UBC 2 (current faculty), UofC 87 (which includes anyone ever affiliated with the university at some level ie. graduates, faculty, attendees or researchers). Not an apples to apples comparison. A more accurate count would be 2 to 8 (6 in economics and 2 in physics) In any case, I still agree with your point that UofC is as good if not better than UBC.

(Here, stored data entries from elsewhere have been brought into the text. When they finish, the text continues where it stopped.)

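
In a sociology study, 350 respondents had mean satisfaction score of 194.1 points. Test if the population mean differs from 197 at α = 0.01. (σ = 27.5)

z = (x̄ - μ₀)/(σ/√n) = (194.1 - 197)/(27.5/√350) = -1.973. Critical value: ±2.576. Since |-1.973| ≤ 2.576, Fail to reject H₀.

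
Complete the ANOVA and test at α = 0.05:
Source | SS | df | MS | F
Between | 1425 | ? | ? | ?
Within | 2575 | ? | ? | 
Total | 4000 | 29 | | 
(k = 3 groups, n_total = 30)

df_between = 2, df_within = 27. MS_between = 712.5, MS_within = 95.37. F = 7.471, F_crit ≈ 3.354. Reject H₀.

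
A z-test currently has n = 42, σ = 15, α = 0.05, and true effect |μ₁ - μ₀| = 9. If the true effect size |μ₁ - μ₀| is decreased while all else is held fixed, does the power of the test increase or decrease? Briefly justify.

Power decreases: a smaller true effect decreases the non-centrality λ = |μ₁ - μ₀|/(σ/√n).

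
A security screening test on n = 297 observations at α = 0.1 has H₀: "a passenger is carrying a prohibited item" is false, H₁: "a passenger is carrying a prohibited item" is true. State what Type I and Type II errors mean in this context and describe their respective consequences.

Type I (false positive): concluding that a passenger is carrying a prohibited item when it is not — detaining an innocent passenger — delay and inconvenience. Type II (false negative): failing to conclude that a passenger is carrying a prohibited item when it is — letting a prohibited item through — security breach. Which is costlier depends on domain priorities and is a judgement call rather than a statistical fact.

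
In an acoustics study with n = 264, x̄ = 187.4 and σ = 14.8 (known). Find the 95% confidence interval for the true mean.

CI = x̄ ± z*(σ/√n) = 187.4 ± 1.96(14.8/√264) = 187.4 ± 1.79 = (185.61, 189.19)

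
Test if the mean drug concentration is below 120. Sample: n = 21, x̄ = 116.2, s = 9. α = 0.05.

t = (116.2 - 120)/(9/√21) = -1.935, df = 20. Critical t = -1.725. Reject H₀.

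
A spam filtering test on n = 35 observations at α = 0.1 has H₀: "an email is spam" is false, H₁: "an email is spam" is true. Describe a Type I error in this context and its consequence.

Type I error: rejecting H₀ when it is true — concluding that an email is spam when in fact it is not. Consequence: a legitimate email is sent to the spam folder and the user misses it.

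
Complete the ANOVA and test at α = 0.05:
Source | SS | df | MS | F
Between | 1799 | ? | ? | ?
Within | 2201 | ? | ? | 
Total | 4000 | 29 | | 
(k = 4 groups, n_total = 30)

df_between = 3, df_within = 26. MS_between = 599.67, MS_within = 84.65. F = 7.084, F_crit ≈ 2.975. Reject H₀.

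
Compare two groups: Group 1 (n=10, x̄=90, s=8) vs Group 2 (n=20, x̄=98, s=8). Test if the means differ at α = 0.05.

Pooled sp = 8.0. t = -2.582, df = 28. Critical t = ±2.048. Reject H₀.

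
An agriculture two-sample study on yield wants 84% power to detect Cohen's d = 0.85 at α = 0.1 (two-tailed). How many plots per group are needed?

z_{α/2} = 1.645, z_β = Φ⁻¹(0.84) = 0.994. For large effect (d = 0.85): n per group = 2(z_{α/2} + z_β)²/d² = 2(1.645 + 0.994)²/0.85² = 19.3 → 20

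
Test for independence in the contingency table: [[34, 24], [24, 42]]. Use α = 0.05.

χ² = 6.143. df = 1, critical = 3.841. Reject H₀. Variables are dependent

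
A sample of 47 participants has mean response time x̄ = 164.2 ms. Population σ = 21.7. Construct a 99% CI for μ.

CI = x̄ ± z*(σ/√n) = 164.2 ± 2.576(21.7/√47) = 164.2 ± 8.15 = (156.05, 172.35)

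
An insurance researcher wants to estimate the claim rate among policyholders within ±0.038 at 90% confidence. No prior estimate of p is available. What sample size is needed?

Conservative approach: use p = 0.5 (maximizes p(1-p) = 0.25). n = z²(0.25)/E² = 1.645²×0.25/0.038² = 468.5 → n = 469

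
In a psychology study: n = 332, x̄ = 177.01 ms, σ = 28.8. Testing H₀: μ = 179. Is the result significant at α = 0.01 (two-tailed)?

z = (177.01 - 179)/(28.8/√332) = -1.259. Since |z| ≤ 2.576, not significant at α = 0.01.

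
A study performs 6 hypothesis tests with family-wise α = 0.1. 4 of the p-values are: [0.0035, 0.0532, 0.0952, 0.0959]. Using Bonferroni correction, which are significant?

Bonferroni α = 0.1/6 = 0.01667. Significant p-values: [0.0035]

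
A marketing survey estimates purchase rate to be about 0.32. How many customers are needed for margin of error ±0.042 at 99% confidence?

n = z²p(1-p)/E² = 2.576²×0.32×0.68/0.042² = 818.6 → n = 819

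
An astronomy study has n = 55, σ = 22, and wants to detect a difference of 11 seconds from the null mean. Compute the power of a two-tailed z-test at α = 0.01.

SE = σ/√n = 22/√55 = 2.966. Non-centrality λ = d/SE = 11/2.966 = 3.708. Power ≈ Φ(λ - z_{α/2}) = Φ(3.708 - 2.576) = Φ(1.132) = 0.871.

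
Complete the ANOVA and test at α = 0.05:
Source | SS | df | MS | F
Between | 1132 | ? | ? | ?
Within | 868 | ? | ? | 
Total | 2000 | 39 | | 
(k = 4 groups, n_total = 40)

df_between = 3, df_within = 36. MS_between = 377.33, MS_within = 24.11. F = 15.65, F_crit ≈ 2.866. Reject H₀.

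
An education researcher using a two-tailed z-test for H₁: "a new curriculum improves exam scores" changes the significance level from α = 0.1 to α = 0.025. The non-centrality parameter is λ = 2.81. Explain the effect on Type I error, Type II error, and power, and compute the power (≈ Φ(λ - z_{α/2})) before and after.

Decreasing α from 0.1 to 0.025:
• Type I error rate decreases (α is the Type I rate by definition).
• Critical value moves from z_{α/2} = 1.645 to 2.241, so power = Φ(λ - z_{α/2}) goes from Φ(2.81 - 1.645) = 0.878 to Φ(2.81 - 2.241) = 0.715.
• Type II error rate β = 1 - power therefore increases (0.122 → 0.285).
Appropriate when false positives are costly — here, adopting a curriculum that gives no real benefit — disruption for nothing.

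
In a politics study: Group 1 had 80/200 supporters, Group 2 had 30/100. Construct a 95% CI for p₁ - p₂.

p̂₁ = 0.4, p̂₂ = 0.3. Difference = 0.1. CI = (-0.013, 0.213)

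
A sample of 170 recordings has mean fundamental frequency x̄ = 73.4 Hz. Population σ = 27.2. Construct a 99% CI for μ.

CI = x̄ ± z*(σ/√n) = 73.4 ± 2.576(27.2/√170) = 73.4 ± 5.37 = (68.03, 78.77)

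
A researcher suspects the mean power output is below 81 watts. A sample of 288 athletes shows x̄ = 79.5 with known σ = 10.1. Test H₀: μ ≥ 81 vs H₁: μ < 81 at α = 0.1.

z = -2.52. Critical value: -1.28. Reject H₀.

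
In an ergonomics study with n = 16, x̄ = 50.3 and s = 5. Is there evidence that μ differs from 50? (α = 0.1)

t = (x̄ - μ₀)/(s/√n) = (50.3 - 50)/(5/√16) = 0.24. df = 15, critical t = ±1.753. Fail to reject H₀.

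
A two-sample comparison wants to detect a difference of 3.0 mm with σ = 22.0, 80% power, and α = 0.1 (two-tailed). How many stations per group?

n per group = 2(z_α/2 + z_β)²σ²/d² = 2×(1.645 + 0.84)²×22.0²/3.0² = 664.2 → n = 665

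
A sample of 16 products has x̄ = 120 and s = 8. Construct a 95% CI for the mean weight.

CI = x̄ ± t*(s/√n) = 120 ± 2.131(8/√16) = (115.74, 124.26)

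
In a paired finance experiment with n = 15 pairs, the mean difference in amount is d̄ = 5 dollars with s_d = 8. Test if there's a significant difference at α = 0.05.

t = d̄/(s_d/√n) = 5/(8/√15) = 2.421. df = 14, critical t = ±2.145. Reject H₀.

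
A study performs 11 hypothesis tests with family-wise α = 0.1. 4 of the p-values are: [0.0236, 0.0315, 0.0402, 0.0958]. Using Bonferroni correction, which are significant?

Bonferroni α = 0.1/11 = 0.00909. None of the given p-values are significant.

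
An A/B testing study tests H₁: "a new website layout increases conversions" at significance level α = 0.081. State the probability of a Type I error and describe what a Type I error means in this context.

P(Type I error) = α = 0.081. A Type I error is rejecting H₀ when H₀ is actually true (false positive) — here, concluding that a new website layout increases conversions when in fact this is not the case. Consequence: rolling out a layout that doesn't actually help — wasted engineering effort.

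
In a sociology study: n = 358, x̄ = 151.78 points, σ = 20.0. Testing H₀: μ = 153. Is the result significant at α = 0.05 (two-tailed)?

z = (151.78 - 153)/(20.0/√358) = -1.154. Since |z| ≤ 1.96, not significant at α = 0.05.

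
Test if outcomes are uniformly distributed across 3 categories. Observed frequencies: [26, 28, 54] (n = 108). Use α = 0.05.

Expected = 36 each. χ² = Σ(O-E)²/E = 13.556. df = 2, critical value = 5.991. Reject H₀.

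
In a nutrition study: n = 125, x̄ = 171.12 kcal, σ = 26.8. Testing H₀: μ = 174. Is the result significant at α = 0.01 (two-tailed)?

z = (171.12 - 174)/(26.8/√125) = -1.201. Since |z| ≤ 2.576, not significant at α = 0.01.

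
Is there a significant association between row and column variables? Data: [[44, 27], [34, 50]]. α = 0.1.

χ² = 7.112. df = 1, critical = 2.706. Reject H₀. Variables are dependent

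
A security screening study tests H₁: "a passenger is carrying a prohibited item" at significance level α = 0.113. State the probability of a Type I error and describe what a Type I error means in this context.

P(Type I error) = α = 0.113. A Type I error is rejecting H₀ when H₀ is actually true (false positive) — here, concluding that a passenger is carrying a prohibited item when in fact this is not the case. Consequence: detaining an innocent passenger — delay and inconvenience.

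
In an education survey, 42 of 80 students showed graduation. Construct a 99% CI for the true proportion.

p̂ = 0.525. CI = p̂ ± z*√(p̂(1-p̂)/n) = (0.381, 0.669)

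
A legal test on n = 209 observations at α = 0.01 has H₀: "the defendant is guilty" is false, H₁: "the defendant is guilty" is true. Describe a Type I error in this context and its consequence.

Type I error: rejecting H₀ when it is true — concluding that the defendant is guilty when in fact it is not. Consequence: convicting an innocent person.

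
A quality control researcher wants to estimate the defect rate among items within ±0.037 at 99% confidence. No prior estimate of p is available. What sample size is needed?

Conservative approach: use p = 0.5 (maximizes p(1-p) = 0.25). n = z²(0.25)/E² = 2.576²×0.25/0.037² = 1211.8 → n = 1212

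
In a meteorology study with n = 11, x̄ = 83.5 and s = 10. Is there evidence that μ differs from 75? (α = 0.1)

t = (x̄ - μ₀)/(s/√n) = (83.5 - 75)/(10/√11) = 2.819. df = 10, critical t = ±1.812. Reject H₀.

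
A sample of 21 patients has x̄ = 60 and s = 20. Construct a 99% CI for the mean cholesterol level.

CI = x̄ ± t*(s/√n) = 60 ± 2.845(20/√21) = (47.58, 72.42)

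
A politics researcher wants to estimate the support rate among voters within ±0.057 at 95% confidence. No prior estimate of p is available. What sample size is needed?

Conservative approach: use p = 0.5 (maximizes p(1-p) = 0.25). n = z²(0.25)/E² = 1.96²×0.25/0.057² = 295.6 → n = 296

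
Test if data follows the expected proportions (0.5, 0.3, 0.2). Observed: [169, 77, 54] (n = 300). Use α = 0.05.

Expected: [150.0, 90.0, 60.0]. χ² = 4.884. df = 2, critical = 5.991. Fail to reject H₀.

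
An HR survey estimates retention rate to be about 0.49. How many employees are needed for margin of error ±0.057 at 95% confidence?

n = z²p(1-p)/E² = 1.96²×0.49×0.51/0.057² = 295.5 → n = 296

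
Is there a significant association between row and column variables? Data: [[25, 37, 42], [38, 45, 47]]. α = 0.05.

χ² = 0.866. df = 2, critical = 5.991. Fail to reject H₀. No evidence of dependence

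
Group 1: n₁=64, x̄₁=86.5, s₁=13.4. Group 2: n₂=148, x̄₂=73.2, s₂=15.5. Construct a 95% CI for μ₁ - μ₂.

Difference = 13.3. SE = √(13.4²/64 + 15.5²/148) = 2.105. CI = (9.18, 17.42)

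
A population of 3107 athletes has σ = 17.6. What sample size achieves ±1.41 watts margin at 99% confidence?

Without FPC: n₀ = (2.576×17.6/1.41)² = 1033.901. With FPC: n = n₀N/(n₀+N-1) = 775.9 → n = 776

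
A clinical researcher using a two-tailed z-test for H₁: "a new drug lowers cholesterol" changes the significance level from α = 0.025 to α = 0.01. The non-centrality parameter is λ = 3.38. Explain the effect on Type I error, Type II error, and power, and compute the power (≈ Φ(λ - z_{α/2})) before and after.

Decreasing α from 0.025 to 0.01:
• Type I error rate decreases (α is the Type I rate by definition).
• Critical value moves from z_{α/2} = 2.241 to 2.576, so power = Φ(λ - z_{α/2}) goes from Φ(3.38 - 2.241) = 0.873 to Φ(3.38 - 2.576) = 0.789.
• Type II error rate β = 1 - power therefore increases (0.127 → 0.211).
Appropriate when false positives are costly — here, approving an ineffective drug — patients take a useless medication and may skip effective alternatives.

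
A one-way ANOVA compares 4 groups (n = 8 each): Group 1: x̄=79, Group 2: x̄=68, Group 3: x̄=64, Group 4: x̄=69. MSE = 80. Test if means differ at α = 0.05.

Grand mean = 70.0. SS_between = 976.0, MS_between = 325.33. F = 4.067, F_crit ≈ 2.947. Reject H₀.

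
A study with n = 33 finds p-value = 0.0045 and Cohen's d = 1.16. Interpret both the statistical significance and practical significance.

Statistically significant (p = 0.0045 < 0.05). Cohen's d = 1.16 indicates a large effect size. Both statistical and practical significance should be considered.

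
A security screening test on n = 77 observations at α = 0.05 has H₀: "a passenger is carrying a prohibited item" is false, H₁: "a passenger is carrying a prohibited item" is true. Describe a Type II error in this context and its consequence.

Type II error: failing to reject H₀ when it is false — concluding that a passenger is carrying a prohibited item is not supported when in fact it is. Consequence: letting a prohibited item through — security breach.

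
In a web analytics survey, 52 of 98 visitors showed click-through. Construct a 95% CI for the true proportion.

p̂ = 0.531. CI = p̂ ± z*√(p̂(1-p̂)/n) = (0.432, 0.629)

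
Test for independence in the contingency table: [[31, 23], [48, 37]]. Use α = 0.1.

χ² = 0.012. df = 1, critical = 2.706. Fail to reject H₀. No evidence of dependence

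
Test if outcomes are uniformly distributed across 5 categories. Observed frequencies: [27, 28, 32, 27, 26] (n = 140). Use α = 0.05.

Expected = 28 each. χ² = Σ(O-E)²/E = 0.786. df = 4, critical value = 9.488. Fail to reject H₀.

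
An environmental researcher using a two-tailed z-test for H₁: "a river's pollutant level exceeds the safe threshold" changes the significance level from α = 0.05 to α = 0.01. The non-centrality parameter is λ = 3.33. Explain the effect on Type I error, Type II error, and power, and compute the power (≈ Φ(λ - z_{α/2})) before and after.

Decreasing α from 0.05 to 0.01:
• Type I error rate decreases (α is the Type I rate by definition).
• Critical value moves from z_{α/2} = 1.96 to 2.576, so power = Φ(λ - z_{α/2}) goes from Φ(3.33 - 1.96) = 0.915 to Φ(3.33 - 2.576) = 0.775.
• Type II error rate β = 1 - power therefore increases (0.085 → 0.225).
Appropriate when false positives are costly — here, shutting down a compliant factory unnecessarily.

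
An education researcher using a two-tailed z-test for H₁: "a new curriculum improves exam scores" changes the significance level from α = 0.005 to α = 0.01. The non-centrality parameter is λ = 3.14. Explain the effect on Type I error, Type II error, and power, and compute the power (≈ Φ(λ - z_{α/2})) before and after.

Increasing α from 0.005 to 0.01:
• Type I error rate increases (α is the Type I rate by definition).
• Critical value moves from z_{α/2} = 2.807 to 2.576, so power = Φ(λ - z_{α/2}) goes from Φ(3.14 - 2.807) = 0.63 to Φ(3.14 - 2.576) = 0.714.
• Type II error rate β = 1 - power therefore decreases (0.37 → 0.286).
Appropriate when false negatives are costly — here, keeping the old curriculum when the new one would have helped students.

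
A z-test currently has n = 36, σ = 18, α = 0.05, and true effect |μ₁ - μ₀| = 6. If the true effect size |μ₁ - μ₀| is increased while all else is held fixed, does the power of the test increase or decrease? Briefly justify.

Power increases: a larger true effect increases the non-centrality λ = |μ₁ - μ₀|/(σ/√n).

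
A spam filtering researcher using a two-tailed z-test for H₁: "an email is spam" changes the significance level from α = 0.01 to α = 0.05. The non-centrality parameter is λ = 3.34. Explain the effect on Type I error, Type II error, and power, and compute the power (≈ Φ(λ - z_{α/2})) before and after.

Increasing α from 0.01 to 0.05:
• Type I error rate increases (α is the Type I rate by definition).
• Critical value moves from z_{α/2} = 2.576 to 1.96, so power = Φ(λ - z_{α/2}) goes from Φ(3.34 - 2.576) = 0.778 to Φ(3.34 - 1.96) = 0.916.
• Type II error rate β = 1 - power therefore decreases (0.222 → 0.084).
Appropriate when false negatives are costly — here, a spam email lands in the inbox.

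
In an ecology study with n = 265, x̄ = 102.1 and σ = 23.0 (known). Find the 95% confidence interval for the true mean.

CI = x̄ ± z*(σ/√n) = 102.1 ± 1.96(23.0/√265) = 102.1 ± 2.77 = (99.33, 104.87)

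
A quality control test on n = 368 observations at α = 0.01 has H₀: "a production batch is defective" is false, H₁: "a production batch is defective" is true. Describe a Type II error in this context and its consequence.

Type II error: failing to reject H₀ when it is false — concluding that a production batch is defective is not supported when in fact it is. Consequence: shipping a defective batch — faulty products reach customers.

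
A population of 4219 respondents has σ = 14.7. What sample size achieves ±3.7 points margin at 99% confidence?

Without FPC: n₀ = (2.576×14.7/3.7)² = 104.743. With FPC: n = n₀N/(n₀+N-1) = 102.2 → n = 103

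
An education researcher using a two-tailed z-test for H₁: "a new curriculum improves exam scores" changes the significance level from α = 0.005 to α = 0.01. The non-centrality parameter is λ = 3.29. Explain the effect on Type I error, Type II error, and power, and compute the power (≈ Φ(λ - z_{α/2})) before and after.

Increasing α from 0.005 to 0.01:
• Type I error rate increases (α is the Type I rate by definition).
• Critical value moves from z_{α/2} = 2.807 to 2.576, so power = Φ(λ - z_{α/2}) goes from Φ(3.29 - 2.807) = 0.685 to Φ(3.29 - 2.576) = 0.762.
• Type II error rate β = 1 - power therefore decreases (0.315 → 0.238).
Appropriate when false negatives are costly — here, keeping the old curriculum when the new one would have helped students.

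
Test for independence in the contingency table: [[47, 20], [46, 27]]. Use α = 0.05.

χ² = 0.798. df = 1, critical = 3.841. Fail to reject H₀. No evidence of dependence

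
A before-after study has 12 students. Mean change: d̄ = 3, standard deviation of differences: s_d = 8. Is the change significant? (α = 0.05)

t = d̄/(s_d/√n) = 3/(8/√12) = 1.299. df = 11, critical t = ±2.201. Fail to reject H₀.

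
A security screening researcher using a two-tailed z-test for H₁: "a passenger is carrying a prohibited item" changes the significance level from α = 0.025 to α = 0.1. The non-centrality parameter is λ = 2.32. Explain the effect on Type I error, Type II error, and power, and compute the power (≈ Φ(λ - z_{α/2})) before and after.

Increasing α from 0.025 to 0.1:
• Type I error rate increases (α is the Type I rate by definition).
• Critical value moves from z_{α/2} = 2.241 to 1.645, so power = Φ(λ - z_{α/2}) goes from Φ(2.32 - 2.241) = 0.531 to Φ(2.32 - 1.645) = 0.75.
• Type II error rate β = 1 - power therefore decreases (0.469 → 0.25).
Appropriate when false negatives are costly — here, letting a prohibited item through — security breach.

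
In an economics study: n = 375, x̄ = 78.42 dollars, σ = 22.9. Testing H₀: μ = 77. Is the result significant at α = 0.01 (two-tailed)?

z = (78.42 - 77)/(22.9/√375) = 1.201. Since |z| ≤ 2.576, not significant at α = 0.01.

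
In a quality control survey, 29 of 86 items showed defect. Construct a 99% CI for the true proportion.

p̂ = 0.337. CI = p̂ ± z*√(p̂(1-p̂)/n) = (0.206, 0.469)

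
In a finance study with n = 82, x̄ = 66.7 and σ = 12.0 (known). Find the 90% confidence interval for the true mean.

CI = x̄ ± z*(σ/√n) = 66.7 ± 1.645(12.0/√82) = 66.7 ± 2.18 = (64.52, 68.88)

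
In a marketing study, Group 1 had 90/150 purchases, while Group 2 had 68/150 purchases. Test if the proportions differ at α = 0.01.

p̂₁ = 0.6, p̂₂ = 0.453, pooled p̂ = 0.527. z = 2.544. Critical: ±2.576. Fail to reject H₀.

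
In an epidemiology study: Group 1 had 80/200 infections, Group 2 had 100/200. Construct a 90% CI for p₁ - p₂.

p̂₁ = 0.4, p̂₂ = 0.5. Difference = -0.1. CI = (-0.181, -0.019)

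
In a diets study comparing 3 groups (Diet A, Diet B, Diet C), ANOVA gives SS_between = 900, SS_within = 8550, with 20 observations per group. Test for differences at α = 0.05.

df_between = 2, df_within = 57. F = MS_between/MS_within = 450.0/150.0 = 3.0. F_crit ≈ 3.159. Fail to reject H₀.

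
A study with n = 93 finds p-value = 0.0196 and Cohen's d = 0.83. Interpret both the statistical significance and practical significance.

Statistically significant (p = 0.0196 < 0.05). Cohen's d = 0.83 indicates a large effect size. Both statistical and practical significance should be considered.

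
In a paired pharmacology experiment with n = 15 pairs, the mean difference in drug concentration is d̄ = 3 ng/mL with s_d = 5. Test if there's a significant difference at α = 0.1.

t = d̄/(s_d/√n) = 3/(5/√15) = 2.324. df = 14, critical t = ±1.761. Reject H₀.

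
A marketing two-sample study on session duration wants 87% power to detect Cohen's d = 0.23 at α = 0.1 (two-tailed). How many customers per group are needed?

z_{α/2} = 1.645, z_β = Φ⁻¹(0.87) = 1.126. For small effect (d = 0.23): n per group = 2(z_{α/2} + z_β)²/d² = 2(1.645 + 1.126)²/0.23² = 290.3 → 291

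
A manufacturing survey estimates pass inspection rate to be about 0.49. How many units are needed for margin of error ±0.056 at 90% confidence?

n = z²p(1-p)/E² = 1.645²×0.49×0.51/0.056² = 215.6 → n = 216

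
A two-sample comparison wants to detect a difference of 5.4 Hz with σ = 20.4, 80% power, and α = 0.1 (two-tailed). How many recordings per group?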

The reference of webometrics was just to point out that someone out there thinks that UBC is in the same ballpark as UofC. There are numerous ranking paradigms and each has their own criteria for scoring, but yes, generally, UofC ranks higher (often much higher) than UBC.

nonREgirl

@metalhead: Whistler…I know someone who owns there. She's a fool. Bought the place about 8 years ago for about $249k. I see similar units are now selling there for $270k or so. So…what's the point? She loses $10k a year from this damn property (interest, strata, insurance, whenever the strata says they need new carpets etc). Waste of money! Of course, she thinks it's a "great investment" and once told me "Ya know, just between us girls, I really think you should buy a place!" And I just looked at her blankly, though I really wanted to say "Why? So I can lose $10k a year like you? Over 10 years that's $100k you know! Ya, I'll rush right in, sounds GREAT!" But I just said "Uh, oh ya." Because if I said all that I'm sure she'd stare at… Read more »

jesse

@The Pope: Vancouver is running out of vacant land, just not fast enough to make as big a difference to prices as we witnessed in the past 10 years. Sommerville's point that constrained land in a desirable locale will inflate prices is somewhat valid but the implied magnitude of its effect is grossly overstated. This is obvious when looking at condo rents compared to prices, as many posters here have correctly pointed out ad nauseum.

Anoymous

@The Pope:

"a huge swath of empty train tracks just to the east of the core"

I heard that some of this land is owned by a group who want to construct a larger hospital to replace St Paul's downtown – anybody know if there's any truth in this?

Anoymous

@fixie guy:

"Running around hair on fire yelling Asians! land! BPoE! just doesn’t work."

But running around hair on fire yelling "downsizing boomers!" does, apparently.